CHARLESTON - When Wood Circuit Judge George Hill put his signature on a $107.6 million settlement between a class of Parkersburg-area plaintiffs and DuPont last year, attorney Harry Deitzler knew he had a gold mine on his hands.
Just not the kind most figured.
Rather than become an example of the jackpot justice for which some feel West Virginia has earned a reputation, Deitzler and his co-counsel decided the money would be better spent on the advancement of science instead of attorneys' bank accounts.
He calls the health study that has been created thanks to the settlement "a gold mine of data."
"Typically what happens with a settlement like that is the people split up the money and go home," said Deitzler, of Charleston's Hill, Peterson, Carper, Bee and Deitzler. "I talked it over with the co-counsel, and we didn't want to do that.
"We represented a class of people. We got together and decided to use that money on something that would benefit all of them."
Born was the C8 Health Project, providing extensive physical testing by BrookMar, Inc., of approximately 70,000 individuals who may have been harmed by the releasing of a man-made chemical known as "C8" into the water system.
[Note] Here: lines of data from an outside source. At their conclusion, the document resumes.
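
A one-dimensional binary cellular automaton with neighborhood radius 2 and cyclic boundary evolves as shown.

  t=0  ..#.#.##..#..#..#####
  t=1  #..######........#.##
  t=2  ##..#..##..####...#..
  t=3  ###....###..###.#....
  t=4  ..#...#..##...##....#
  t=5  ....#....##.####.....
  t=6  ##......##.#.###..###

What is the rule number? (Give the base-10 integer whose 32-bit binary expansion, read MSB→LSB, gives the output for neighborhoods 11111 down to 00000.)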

Approximately $72 million from the settlement has gone to fund the project.
Recently, results were made public that show elevated levels of C8 in the blood of more than 30,000 individuals from West Virginia and Ohio. Those tested lived in the water districts Little Hocking, Lubeck, Belpre, Tuppers Plains, Mason County and Pomeroy.
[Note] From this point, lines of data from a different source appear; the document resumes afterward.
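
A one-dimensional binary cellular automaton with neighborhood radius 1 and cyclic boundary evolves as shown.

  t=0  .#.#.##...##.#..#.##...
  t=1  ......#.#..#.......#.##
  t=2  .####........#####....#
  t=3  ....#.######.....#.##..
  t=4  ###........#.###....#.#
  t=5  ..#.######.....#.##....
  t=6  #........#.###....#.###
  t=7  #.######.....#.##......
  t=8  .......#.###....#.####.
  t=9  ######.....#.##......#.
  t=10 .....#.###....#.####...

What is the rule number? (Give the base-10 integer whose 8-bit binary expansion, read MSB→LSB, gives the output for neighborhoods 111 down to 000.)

65

  ###|.  b7=0 t=2,i=2
  ##.|#  b6=1 t=0,i=6
  #.#|.  b5=0 t=0,i=2
  #..|.  b4=0 t=0,i=7
  .##|.  b3=0 t=0,i=5
  .#.|.  b2=0 t=0,i=1
  ..#|.  b1=0 t=0,i=0
  ...|#  b0=1 t=0,i=8
  bits 01000001 = 65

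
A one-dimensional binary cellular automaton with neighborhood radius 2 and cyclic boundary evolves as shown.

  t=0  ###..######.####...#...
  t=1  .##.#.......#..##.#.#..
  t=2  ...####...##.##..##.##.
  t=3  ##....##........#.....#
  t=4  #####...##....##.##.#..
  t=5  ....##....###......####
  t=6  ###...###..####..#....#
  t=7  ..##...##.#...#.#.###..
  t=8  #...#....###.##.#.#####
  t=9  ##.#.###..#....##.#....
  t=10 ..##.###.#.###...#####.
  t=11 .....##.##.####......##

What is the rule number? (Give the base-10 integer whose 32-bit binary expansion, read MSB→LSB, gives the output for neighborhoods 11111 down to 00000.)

364725030

  ##### -> .   bit 31 = 0  t=0,i=7
  ####. -> .   bit 30 = 0  t=0,i=9
  ###.# -> .   bit 29 = 0  t=0,i=10
  ###.. -> #   bit 28 = 1  t=0,i=2
  ##.## -> .   bit 27 = 0  t=0,i=11
  ##.#. -> #   bit 26 = 1  t=1,i=3
  ##..# -> .   bit 25 = 0  t=0,i=3
  ##... -> #   bit 24 = 1  t=0,i=16
  #.### -> #   bit 23 = 1  t=0,i=12
  #.##. -> .   bit 22 = 0  t=2,i=13
  #.#.# -> #   bit 21 = 1  t=1,i=18
  #.#.. -> #   bit 20 = 1  t=1,i=4
  #..## -> #   bit 19 = 1  t=0,i=4
  #..#. -> #   bit 18 = 1  t=6,i=16
  #...# -> .   bit 17 = 0  t=0,i=17
  #.... -> #   bit 16 = 1  t=1,i=6
  .#### -> .   bit 15 = 0  t=0,i=6
  .###. -> #   bit 14 = 1  t=0,i=1
  .##.# -> .   bit 13 = 0  t=1,i=2
  .##.. -> .   bit 12 = 0  t=2,i=14
  .#.## -> .   bit 11 = 0  t=7,i=17
  .#.#. -> .   bit 10 = 0  t=1,i=19
  .#..# -> #   bit 9 = 1  t=1,i=13
  .#... -> #   bit 8 = 1  t=0,i=20
  ..### -> .   bit 7 = 0  t=0,i=0
  ..##. -> .   bit 6 = 0  t=1,i=1
  ..#.# -> #   bit 5 = 1  t=7,i=14
  ..#.. -> .   bit 4 = 0  t=0,i=19
  ...## -> .   bit 3 = 0  t=0,i=22
  ...#. -> #   bit 2 = 1  t=0,i=18
  ....# -> #   bit 1 = 1  t=1,i=10
  ..... -> .   bit 0 = 0  t=1,i=7
  bits 00010101101111010100001100100110 = 364725030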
Deitzler said he has known of those results for a long time, and the most important numbers will come out in January, most likely, when the C8 Health Project will be complete.
"Something of this magnitude has never been done on any population anywhere in the world," Deitzler said.
Each of the 70,000 who were examined had their medical history's reviewed as well, and the tests go well beyond determining C8 levels in the blood.
Whereas past similar medical projects may have relied on a questionnaire to determine a patient's medical history and thereby been subject to human error, Deitzler says this process will provide infallible findings.
Among other things, it may help an individual who is in the beginning stages of a serious illness to be diagnosed before he or she would have been normally.
"That may not mean a lot to 69,000 of the people, but it means a lot to the one," Deitzler said.
The results of the C8 Health Project will be viewed and applied by a panel of three epidemiologists -- Tony Fletcher, David Savitz and Kyle Steemland -- who were approved by the court to conduct a study on the effects C8 may have on a human. The chemical has already been linked to health problems in animals.
The science panel's project is required by the terms of the settlement, but the C8 Health Project was not.
"The health project is a gratuitous one," Deitzler said. "The science panel that was created would study with or without the health project. They are funded to do whatever's necessary to complete their study. That's an open-ended part of the settlement."
If C8 is linked to any diseases by the science panel, DuPont will provide up to $235 million in medical monitoring and will not contest general causation between C8 and any such disease in any personal injury claims that class members pursue.
The project may also aid James Peterson, a co-worker of Deitzler's, with a federal class action suit taking place in Iowa. Peterson is a member of the plaintiffs steering committee in the Multi-District Litigation case that stems from the alleged release of C8 from Teflon-coated pans produced by DuPont.
Other injuries, not C8-related, may also "pop up" during the study, Deitzler said, and the information will be shared around the world.
"(The C8 Health Project) is so important because the information will not be held privately, that scientists all over the world will be able to study all of the benefits and information it will have not just to class members, but to humankind in general," Deitzler said.
"It wasn't something that DuPont planned for us to do. "They provided us with the funds."